The gen-ed curriculum is working to enhance student knowledge and appreciation of the city’s cultural and historical hotspots, such as the Ellen Phillips Samuel Memorial Sculpture Garden along the Schuylkill River, the Kimmel Center for the Performing Arts in Center City and Franklin Court near Old City – Phillips’ three favorites.
Rand Williamson, a senior neuroscience major, uses the PEX passport to attend musical events and the Philadelphia Museum of Art for a reduced price in his free time. It provides the ability to “enrich people’s understanding of urban nature and culture,” he said.
Although Williamson said he gets his fair share of cultural opportunities from the PEX passport, he still has many friends in their first year who “don’t leave campus much.”
“Students on campus who originate from the suburbs tend to stay on campus more,” he added.
Phillips said she thinks students who stay on campus are “scared, reluctant or too busy,” to engage outside their comfort zones.
Nandi Afiba, a freshman education major, said she has not left Main Campus much since classes began, but she believes that “students should learn about where they’re living.”
A general lack of interest, motivation and money tend to keep students from venturing off campus.
Although the university is located in Philadelphia, Temple students – especially underclassmen – often stay in the “Temple bubble” and in the long run, negatively affect their out-of-the-classroom college experiences.
I came to Temple, from a small town outside Harrisburg, with high hopes to explore this historical city. I have gained a lot in my excursions off campus: both in academics during my gen-ed classes and in my free time, with the guidance of the PEX passport.

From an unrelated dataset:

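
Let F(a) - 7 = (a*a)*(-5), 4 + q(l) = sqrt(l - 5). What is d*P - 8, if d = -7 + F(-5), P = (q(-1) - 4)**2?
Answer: -7258 + 2000*I*sqrt(6) ≈ -7258.0 + 4899.0*I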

I admit, when I first came to Temple, it was difficult to explore a city I was never exposed to before. I never even rode a subway car until my freshman orientation.
The importance of the PEX passport intertwined with all my gen-ed classes pushed me to branch out of my comfort zone. Even though it seemed to be a hassle at times, my ventures to some of Philadelphia’s most historic places, including Laurel Hill Cemetery and the Library Company of Philadelphia in Center City, turned out to be the most rewarding experiences of my freshman year.
Although new students may be intimidated, getting off campus and into the city will make a college experience worthwhile. With the PEX passport, students have Philadelphia at their “phingertips.”